Friday, 10 August 2012

Unconditional AW12/13: White Hot Winter

Now here’s a label which, for the best part of 5 years, has caused me a clinical addiction and financial/moral bankruptcy. Thanks to Creative Director Philip Stephens, one of the leading fashion gurus of androgyny, Unconditional returns this Fall with a collection that will make my bank statement Unforgivable. 

Stephens is a master of pitch-perfect balance: his hard-edged masculine attitude is always tempered with a daring yet delicate femininity; his formal tailoring humoured by exaggerated, emotional sportwear. Stephens doesn't discriminate: placing his philosophy on luxury basics, he disguises the 'fashion' of his garments, making the wearer feel accepted; understated yet stinking of seductive elegance. 

 For AW12, photographer Dimitris Theocharis shoots bold, electric looks against a pure white backdrop. Yes, for Autumn Winter. At first glance it's hard to imagine this isn't the lookbook for next summer - especially since the previous Spring collection defined itself by a sunburst of acid colour.

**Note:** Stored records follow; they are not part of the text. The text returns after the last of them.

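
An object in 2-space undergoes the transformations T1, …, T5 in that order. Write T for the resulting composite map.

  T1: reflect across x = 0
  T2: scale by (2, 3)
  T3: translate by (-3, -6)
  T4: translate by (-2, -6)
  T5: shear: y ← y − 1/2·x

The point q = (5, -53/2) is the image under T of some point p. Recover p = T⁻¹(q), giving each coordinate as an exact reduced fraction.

p = (-5, -4)

T1 = [-1 0 0; 0 1 0; 0 0 1]
T2·T1 = [-2 0 0; 0 3 0; 0 0 1]
T3·…·T1 = [-2 0 -3; 0 3 -6; 0 0 1]
T4·…·T1 = [-2 0 -5; 0 3 -12; 0 0 1]
T5·…·T1 = [-2 0 -5; 1 3 -19/2; 0 0 1]
det M = -6; M⁻¹ = [-1/2 0 -5/2; 1/6 1/3 4; 0 0 1]
M⁻¹ · (5, -53/2)ᵀ = (-5, -4)ᵀ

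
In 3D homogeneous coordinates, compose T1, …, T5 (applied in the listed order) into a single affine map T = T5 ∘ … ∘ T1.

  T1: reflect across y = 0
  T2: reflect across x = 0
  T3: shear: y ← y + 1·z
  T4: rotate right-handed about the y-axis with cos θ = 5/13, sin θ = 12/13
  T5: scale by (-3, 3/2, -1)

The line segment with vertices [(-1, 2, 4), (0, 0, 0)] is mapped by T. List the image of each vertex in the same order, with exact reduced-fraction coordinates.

image vertices: (-159/13, 3, -8/13), (0, 0, 0)

T1 reflect across y = 0: (-1, 2, 4) → (-1, -2, 4); (0, 0, 0) → (0, 0, 0)
T2 reflect across x = 0: (-1, -2, 4) → (1, -2, 4); (0, 0, 0) → (0, 0, 0)
T3 shear: y ← y + 1·z: (1, -2, 4) → (1, 2, 4); (0, 0, 0) → (0, 0, 0)
T4 rotate right-handed about the y-axis with cos θ = 5/13, sin θ = 12/13: (1, 2, 4) → (53/13, 2, 8/13); (0, 0, 0) → (0, 0, 0)
T5 scale by (-3, 3/2, -1): (53/13, 2, 8/13) → (-159/13, 3, -8/13); (0, 0, 0) → (0, 0, 0)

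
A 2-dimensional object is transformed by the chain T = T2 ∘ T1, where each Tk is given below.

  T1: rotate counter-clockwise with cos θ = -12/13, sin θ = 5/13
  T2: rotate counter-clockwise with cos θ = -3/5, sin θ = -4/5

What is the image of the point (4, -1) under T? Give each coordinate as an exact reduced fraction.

T1 rotate counter-clockwise with cos θ = -12/13, sin θ = 5/13: (4, -1) → (-43/13, 32/13)
T2 rotate counter-clockwise with cos θ = -3/5, sin θ = -4/5: (-43/13, 32/13) → (257/65, 76/65)

T(p) = (257/65, 76/65)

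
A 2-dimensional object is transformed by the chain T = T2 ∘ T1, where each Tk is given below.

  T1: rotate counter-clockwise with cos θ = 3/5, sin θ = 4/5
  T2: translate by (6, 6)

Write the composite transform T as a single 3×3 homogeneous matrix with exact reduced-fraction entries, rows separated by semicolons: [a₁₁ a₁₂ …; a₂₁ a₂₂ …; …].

T1 = [3/5 -4/5 0; 4/5 3/5 0; 0 0 1]
T2·T1 = [3/5 -4/5 6; 4/5 3/5 6; 0 0 1]

T = [3/5 -4/5 6; 4/5 3/5 6; 0 0 1]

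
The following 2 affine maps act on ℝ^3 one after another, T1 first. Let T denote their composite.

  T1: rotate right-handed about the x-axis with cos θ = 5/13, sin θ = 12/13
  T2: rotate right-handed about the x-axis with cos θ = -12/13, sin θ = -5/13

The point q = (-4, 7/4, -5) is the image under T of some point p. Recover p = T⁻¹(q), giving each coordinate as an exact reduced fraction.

p = (-4, 5, 7/4)

T1 = [1 0 0 0; 0 5/13 -12/13 0; 0 12/13 5/13 0; 0 0 0 1]
T2·T1 = [1 0 0 0; 0 0 1 0; 0 -1 0 0; 0 0 0 1]
det M = 1; M⁻¹ = [1 0 0 0; 0 0 -1 0; 0 1 0 0; 0 0 0 1]
M⁻¹ · (-4, 7/4, -5)ᵀ = (-4, 5, 7/4)ᵀ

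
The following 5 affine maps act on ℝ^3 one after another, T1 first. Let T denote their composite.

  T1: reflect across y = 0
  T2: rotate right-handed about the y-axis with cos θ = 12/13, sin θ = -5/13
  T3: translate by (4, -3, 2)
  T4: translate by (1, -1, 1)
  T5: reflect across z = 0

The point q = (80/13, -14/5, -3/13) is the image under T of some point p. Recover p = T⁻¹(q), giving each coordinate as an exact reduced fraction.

p = (0, -6/5, -3)

T1 = [1 0 0 0; 0 -1 0 0; 0 0 1 0; 0 0 0 1]
T2·T1 = [12/13 0 -5/13 0; 0 -1 0 0; 5/13 0 12/13 0; 0 0 0 1]
T3·…·T1 = [12/13 0 -5/13 4; 0 -1 0 -3; 5/13 0 12/13 2; 0 0 0 1]
T4·…·T1 = [12/13 0 -5/13 5; 0 -1 0 -4; 5/13 0 12/13 3; 0 0 0 1]
T5·…·T1 = [12/13 0 -5/13 5; 0 -1 0 -4; -5/13 0 -12/13 -3; 0 0 0 1]
det M = 1; M⁻¹ = [12/13 0 -5/13 -75/13; 0 -1 0 -4; -5/13 0 -12/13 -11/13; 0 0 0 1]
M⁻¹ · (80/13, -14/5, -3/13)ᵀ = (0, -6/5, -3)ᵀ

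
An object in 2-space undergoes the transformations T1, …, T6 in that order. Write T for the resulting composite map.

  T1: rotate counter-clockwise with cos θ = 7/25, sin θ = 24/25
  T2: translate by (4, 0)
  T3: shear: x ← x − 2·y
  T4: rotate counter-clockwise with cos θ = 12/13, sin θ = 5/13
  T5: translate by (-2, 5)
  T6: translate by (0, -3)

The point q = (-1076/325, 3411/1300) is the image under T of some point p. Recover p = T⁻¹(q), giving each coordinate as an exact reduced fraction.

T1 = [7/25 -24/25 0; 24/25 7/25 0; 0 0 1]
T2·T1 = [7/25 -24/25 4; 24/25 7/25 0; 0 0 1]
T3·…·T1 = [-41/25 -38/25 4; 24/25 7/25 0; 0 0 1]
T4·…·T1 = [-612/325 -491/325 48/13; 83/325 -106/325 20/13; 0 0 1]
T5·…·T1 = [-612/325 -491/325 22/13; 83/325 -106/325 85/13; 0 0 1]
T6·…·T1 = [-612/325 -491/325 22/13; 83/325 -106/325 46/13; 0 0 1]
det M = 1; M⁻¹ = [-106/325 491/325 -1558/325; -83/325 -612/325 2306/325; 0 0 1]
M⁻¹ · (-1076/325, 3411/1300)ᵀ = (1/4, 3)ᵀ

p = (1/4, 3)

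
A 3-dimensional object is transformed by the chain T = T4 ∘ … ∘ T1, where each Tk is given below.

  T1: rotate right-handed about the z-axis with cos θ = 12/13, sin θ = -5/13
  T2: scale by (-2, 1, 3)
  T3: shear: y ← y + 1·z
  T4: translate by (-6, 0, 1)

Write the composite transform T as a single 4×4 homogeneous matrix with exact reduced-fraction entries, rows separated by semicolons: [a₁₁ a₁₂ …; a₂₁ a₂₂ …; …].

T1 = [12/13 5/13 0 0; -5/13 12/13 0 0; 0 0 1 0; 0 0 0 1]
T2·T1 = [-24/13 -10/13 0 0; -5/13 12/13 0 0; 0 0 3 0; 0 0 0 1]
T3·…·T1 = [-24/13 -10/13 0 0; -5/13 12/13 3 0; 0 0 3 0; 0 0 0 1]
T4·…·T1 = [-24/13 -10/13 0 -6; -5/13 12/13 3 0; 0 0 3 1; 0 0 0 1]

T = [-24/13 -10/13 0 -6; -5/13 12/13 3 0; 0 0 3 1; 0 0 0 1]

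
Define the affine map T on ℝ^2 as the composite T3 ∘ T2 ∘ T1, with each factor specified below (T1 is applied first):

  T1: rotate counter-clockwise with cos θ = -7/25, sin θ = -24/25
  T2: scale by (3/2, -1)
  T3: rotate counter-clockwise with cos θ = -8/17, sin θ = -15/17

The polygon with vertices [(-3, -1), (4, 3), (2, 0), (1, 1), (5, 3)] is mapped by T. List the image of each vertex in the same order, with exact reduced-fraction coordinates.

image vertices: (-1149/425, 1399/850), (1227/425, -1926/425), (888/425, -69/425), (261/425, -1261/850), (1671/425, -3921/850)

T1 rotate counter-clockwise with cos θ = -7/25, sin θ = -24/25: (-3, -1) → (-3/25, 79/25); (4, 3) → (44/25, -117/25); (2, 0) → (-14/25, -48/25); (1, 1) → (17/25, -31/25); (5, 3) → (37/25, -141/25)
T2 scale by (3/2, -1): (-3/25, 79/25) → (-9/50, -79/25); (44/25, -117/25) → (66/25, 117/25); (-14/25, -48/25) → (-21/25, 48/25); (17/25, -31/25) → (51/50, 31/25); (37/25, -141/25) → (111/50, 141/25)
T3 rotate counter-clockwise with cos θ = -8/17, sin θ = -15/17: (-9/50, -79/25) → (-1149/425, 1399/850); (66/25, 117/25) → (1227/425, -1926/425); (-21/25, 48/25) → (888/425, -69/425); (51/50, 31/25) → (261/425, -1261/850); (111/50, 141/25) → (1671/425, -3921/850)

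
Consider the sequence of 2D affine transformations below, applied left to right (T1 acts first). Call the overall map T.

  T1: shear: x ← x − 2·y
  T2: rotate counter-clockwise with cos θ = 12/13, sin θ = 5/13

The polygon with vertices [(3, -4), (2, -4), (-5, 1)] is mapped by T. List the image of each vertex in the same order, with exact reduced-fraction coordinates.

T1 shear: x ← x − 2·y: (3, -4) → (11, -4); (2, -4) → (10, -4); (-5, 1) → (-7, 1)
T2 rotate counter-clockwise with cos θ = 12/13, sin θ = 5/13: (11, -4) → (152/13, 7/13); (10, -4) → (140/13, 2/13); (-7, 1) → (-89/13, -23/13)

image vertices: (152/13, 7/13), (140/13, 2/13), (-89/13, -23/13)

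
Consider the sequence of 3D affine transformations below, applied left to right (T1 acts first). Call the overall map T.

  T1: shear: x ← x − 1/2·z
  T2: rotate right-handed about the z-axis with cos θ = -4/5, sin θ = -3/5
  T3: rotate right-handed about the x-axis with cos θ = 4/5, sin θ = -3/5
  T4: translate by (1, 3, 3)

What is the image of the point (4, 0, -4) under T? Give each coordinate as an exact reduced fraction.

T1 shear: x ← x − 1/2·z: (4, 0, -4) → (6, 0, -4)
T2 rotate right-handed about the z-axis with cos θ = -4/5, sin θ = -3/5: (6, 0, -4) → (-24/5, -18/5, -4)
T3 rotate right-handed about the x-axis with cos θ = 4/5, sin θ = -3/5: (-24/5, -18/5, -4) → (-24/5, -132/25, -26/25)
T4 translate by (1, 3, 3): (-24/5, -132/25, -26/25) → (-19/5, -57/25, 49/25)

T(p) = (-19/5, -57/25, 49/25)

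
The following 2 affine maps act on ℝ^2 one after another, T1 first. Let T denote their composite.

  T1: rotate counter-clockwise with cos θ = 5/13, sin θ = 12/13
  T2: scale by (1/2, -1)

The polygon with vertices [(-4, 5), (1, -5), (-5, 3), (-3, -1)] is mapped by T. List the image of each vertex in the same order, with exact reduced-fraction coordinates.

T1 rotate counter-clockwise with cos θ = 5/13, sin θ = 12/13: (-4, 5) → (-80/13, -23/13); (1, -5) → (5, -1); (-5, 3) → (-61/13, -45/13); (-3, -1) → (-3/13, -41/13)
T2 scale by (1/2, -1): (-80/13, -23/13) → (-40/13, 23/13); (5, -1) → (5/2, 1); (-61/13, -45/13) → (-61/26, 45/13); (-3/13, -41/13) → (-3/26, 41/13)

image vertices: (-40/13, 23/13), (5/2, 1), (-61/26, 45/13), (-3/26, 41/13)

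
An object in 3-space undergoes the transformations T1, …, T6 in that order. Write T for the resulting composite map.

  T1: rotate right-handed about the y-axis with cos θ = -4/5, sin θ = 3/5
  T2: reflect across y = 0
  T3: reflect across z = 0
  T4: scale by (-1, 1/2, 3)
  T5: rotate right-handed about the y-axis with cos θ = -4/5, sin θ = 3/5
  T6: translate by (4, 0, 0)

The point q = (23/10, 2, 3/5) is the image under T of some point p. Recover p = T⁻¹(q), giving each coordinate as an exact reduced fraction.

T1 = [-4/5 0 3/5 0; 0 1 0 0; -3/5 0 -4/5 0; 0 0 0 1]
T2·T1 = [-4/5 0 3/5 0; 0 -1 0 0; -3/5 0 -4/5 0; 0 0 0 1]
T3·…·T1 = [-4/5 0 3/5 0; 0 -1 0 0; 3/5 0 4/5 0; 0 0 0 1]
T4·…·T1 = [4/5 0 -3/5 0; 0 -1/2 0 0; 9/5 0 12/5 0; 0 0 0 1]
T5·…·T1 = [11/25 0 48/25 0; 0 -1/2 0 0; -48/25 0 -39/25 0; 0 0 0 1]
T6·…·T1 = [11/25 0 48/25 4; 0 -1/2 0 0; -48/25 0 -39/25 0; 0 0 0 1]
det M = -3/2; M⁻¹ = [-13/25 0 -16/25 52/25; 0 -2 0 0; 16/25 0 11/75 -64/25; 0 0 0 1]
M⁻¹ · (23/10, 2, 3/5)ᵀ = (1/2, -4, -1)ᵀ

p = (1/2, -4, -1)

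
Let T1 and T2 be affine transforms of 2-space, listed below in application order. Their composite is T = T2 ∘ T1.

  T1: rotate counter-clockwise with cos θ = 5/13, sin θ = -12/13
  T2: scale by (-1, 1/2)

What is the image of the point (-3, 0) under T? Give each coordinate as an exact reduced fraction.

T(p) = (15/13, 18/13)

T1 rotate counter-clockwise with cos θ = 5/13, sin θ = -12/13: (-3, 0) → (-15/13, 36/13)
T2 scale by (-1, 1/2): (-15/13, 36/13) → (15/13, 18/13)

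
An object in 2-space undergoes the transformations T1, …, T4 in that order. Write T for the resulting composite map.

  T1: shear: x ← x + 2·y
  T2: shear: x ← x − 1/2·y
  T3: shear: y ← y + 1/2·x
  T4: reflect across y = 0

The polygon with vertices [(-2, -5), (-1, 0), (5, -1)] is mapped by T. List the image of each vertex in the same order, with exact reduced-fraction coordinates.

image vertices: (-19/2, 39/4), (-1, 1/2), (7/2, -3/4)

T1 shear: x ← x + 2·y: (-2, -5) → (-12, -5); (-1, 0) → (-1, 0); (5, -1) → (3, -1)
T2 shear: x ← x − 1/2·y: (-12, -5) → (-19/2, -5); (-1, 0) → (-1, 0); (3, -1) → (7/2, -1)
T3 shear: y ← y + 1/2·x: (-19/2, -5) → (-19/2, -39/4); (-1, 0) → (-1, -1/2); (7/2, -1) → (7/2, 3/4)
T4 reflect across y = 0: (-19/2, -39/4) → (-19/2, 39/4); (-1, -1/2) → (-1, 1/2); (7/2, 3/4) → (7/2, -3/4)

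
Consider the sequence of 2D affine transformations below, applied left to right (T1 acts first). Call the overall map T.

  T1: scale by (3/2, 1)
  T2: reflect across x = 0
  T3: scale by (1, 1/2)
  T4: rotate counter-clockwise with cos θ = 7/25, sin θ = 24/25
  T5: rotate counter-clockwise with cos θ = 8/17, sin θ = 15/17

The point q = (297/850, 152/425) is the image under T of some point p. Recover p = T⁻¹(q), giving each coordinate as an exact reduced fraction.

T1 = [3/2 0 0; 0 1 0; 0 0 1]
T2·T1 = [-3/2 0 0; 0 1 0; 0 0 1]
T3·…·T1 = [-3/2 0 0; 0 1/2 0; 0 0 1]
T4·…·T1 = [-21/50 -12/25 0; -36/25 7/50 0; 0 0 1]
T5·…·T1 = [456/425 -297/850 0; -891/850 -152/425 0; 0 0 1]
det M = -3/4; M⁻¹ = [608/1275 -198/425 0; -594/425 -608/425 0; 0 0 1]
M⁻¹ · (297/850, 152/425)ᵀ = (0, -1)ᵀ

p = (0, -1)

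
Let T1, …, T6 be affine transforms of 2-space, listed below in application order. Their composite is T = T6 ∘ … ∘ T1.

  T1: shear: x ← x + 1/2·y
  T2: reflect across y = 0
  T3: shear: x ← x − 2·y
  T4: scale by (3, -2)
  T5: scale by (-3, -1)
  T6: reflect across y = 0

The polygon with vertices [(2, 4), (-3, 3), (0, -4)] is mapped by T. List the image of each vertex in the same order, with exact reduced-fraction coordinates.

T1 shear: x ← x + 1/2·y: (2, 4) → (4, 4); (-3, 3) → (-3/2, 3); (0, -4) → (-2, -4)
T2 reflect across y = 0: (4, 4) → (4, -4); (-3/2, 3) → (-3/2, -3); (-2, -4) → (-2, 4)
T3 shear: x ← x − 2·y: (4, -4) → (12, -4); (-3/2, -3) → (9/2, -3); (-2, 4) → (-10, 4)
T4 scale by (3, -2): (12, -4) → (36, 8); (9/2, -3) → (27/2, 6); (-10, 4) → (-30, -8)
T5 scale by (-3, -1): (36, 8) → (-108, -8); (27/2, 6) → (-81/2, -6); (-30, -8) → (90, 8)
T6 reflect across y = 0: (-108, -8) → (-108, 8); (-81/2, -6) → (-81/2, 6); (90, 8) → (90, -8)

image vertices: (-108, 8), (-81/2, 6), (90, -8)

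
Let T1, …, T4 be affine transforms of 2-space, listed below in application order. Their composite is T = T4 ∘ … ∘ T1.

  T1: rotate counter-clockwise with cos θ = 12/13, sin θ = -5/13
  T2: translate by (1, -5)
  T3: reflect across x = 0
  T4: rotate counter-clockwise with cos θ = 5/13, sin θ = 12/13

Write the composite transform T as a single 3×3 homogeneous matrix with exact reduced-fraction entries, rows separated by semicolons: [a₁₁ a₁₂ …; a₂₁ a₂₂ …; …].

T1 = [12/13 5/13 0; -5/13 12/13 0; 0 0 1]
T2·T1 = [12/13 5/13 1; -5/13 12/13 -5; 0 0 1]
T3·…·T1 = [-12/13 -5/13 -1; -5/13 12/13 -5; 0 0 1]
T4·…·T1 = [0 -1 55/13; -1 0 -37/13; 0 0 1]

T = [0 -1 55/13; -1 0 -37/13; 0 0 1]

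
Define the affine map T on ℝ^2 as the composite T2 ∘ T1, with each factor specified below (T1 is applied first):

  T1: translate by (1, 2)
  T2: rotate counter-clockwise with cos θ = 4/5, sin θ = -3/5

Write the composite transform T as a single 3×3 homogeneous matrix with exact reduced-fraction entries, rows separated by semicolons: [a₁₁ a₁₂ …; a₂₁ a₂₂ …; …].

T = [4/5 3/5 2; -3/5 4/5 1; 0 0 1]

T1 = [1 0 1; 0 1 2; 0 0 1]
T2·T1 = [4/5 3/5 2; -3/5 4/5 1; 0 0 1]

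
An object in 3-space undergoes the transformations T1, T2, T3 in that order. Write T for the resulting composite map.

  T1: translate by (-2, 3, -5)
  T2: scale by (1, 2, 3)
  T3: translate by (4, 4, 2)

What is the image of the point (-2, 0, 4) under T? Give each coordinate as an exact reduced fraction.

T1 translate by (-2, 3, -5): (-2, 0, 4) → (-4, 3, -1)
T2 scale by (1, 2, 3): (-4, 3, -1) → (-4, 6, -3)
T3 translate by (4, 4, 2): (-4, 6, -3) → (0, 10, -1)

T(p) = (0, 10, -1)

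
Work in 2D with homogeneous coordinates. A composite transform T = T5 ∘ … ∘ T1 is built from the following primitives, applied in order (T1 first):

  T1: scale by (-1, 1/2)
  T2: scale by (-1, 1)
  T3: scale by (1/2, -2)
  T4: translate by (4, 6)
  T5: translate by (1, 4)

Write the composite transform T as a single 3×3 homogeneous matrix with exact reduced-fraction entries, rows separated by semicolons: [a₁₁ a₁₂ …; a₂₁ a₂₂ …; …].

T1 = [-1 0 0; 0 1/2 0; 0 0 1]
T2·T1 = [1 0 0; 0 1/2 0; 0 0 1]
T3·…·T1 = [1/2 0 0; 0 -1 0; 0 0 1]
T4·…·T1 = [1/2 0 4; 0 -1 6; 0 0 1]
T5·…·T1 = [1/2 0 5; 0 -1 10; 0 0 1]

T = [1/2 0 5; 0 -1 10; 0 0 1]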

But Stephens has never been one to shy away from subverting the norm. It’s an unsually refreshing take on the catastrophic winter weather we've suffered all summer in the UK. Another traditionally dark and haunting Autumn Winter collection may have been too painful a reminder of our hellish climate. Stephens forecasts a brighter trend.

AW12 transitions seamlessly from an acid summer but is now lightly frosted over with an icier palette: pale greys, cool blues and harsh silvers punctuate this collection. It's as if Stephens retains the alienation of winter but with a mysteriously warm approachability.  Not surprisingly, he pulls off the unlikely juxtaposition. 

Next: the new outerwear. Unconditional has always prided itself on exquisite cuts but for me, this is where the label triumphs for AW12. Stephens appears to have written an Edwardian-inspired sub-plot, featuring coats with what appear to be concealed and layered lapels...I want to say 'triple-breasted' but unless I can get that trending I risk sounding like someone who shouldn't be blogging about fashion.  

In one look [see first image] a cropped period-style jacket has been teamed with a pair of extreme drop-crotched harem trousers. I'm not usually a fan of hammer pants, but here the contrast between the sharp, angular dimensions of the top half and the slouched fit of the bottom strikes a magnetic discord in the silhouette, a typical illustration of Stephens' playful aesthetic. Cavalier Couture springs to mind.

Stephens has also taken the trend of animal print a step further this season with printed leopard cashmeres. He is clearly so passionate about the creatures which inspire him that he wishes to metamorphose his customers for the fall into fully fledged fashion Ocelots. There's a real sense of returning to nature here, solidifying Stephens’ concrete ethos of naturally and ethically produced fabrics. 

There’s a purity -  a cleanness about the rock’n’roll thread; last AW saw a grittier, more gothic narrative but here Stephens seeks to bridge the gap between the two seasons, as if to echo the ambiguous indistinction throughout the British weather. The organic aesthetic is mixed with more alchemic elements including Baroque-inspired floral prints and gold and silver panelling. Interesting. 

Much of the outerwear and tailoring also features Ostrich appliques to the shoulders, looking particularly strong on the label's cutaway jacket which crops up in a handful of looks. The minimalist, effortlessly cool tailoring piece with notch lapels and a cut-out back has become a staple for the brand, deriving most of its swag from the fact that almost a third of it is missing despite a pretty sizeable price tag. Kill me for saying this, but it's worth it...

As ever, bondage pants, oversized hoods and funnel necks permeate the collection. Punk model of the moment Leebo Freeman returns without his peroxide bangs offering looks which tip between jesting devilishness and hard sophistication. One of my favourite looks of the collection has to be the double feather print - simply for its rebellious out-of-placeness. 

Time to prepare for a personal recession.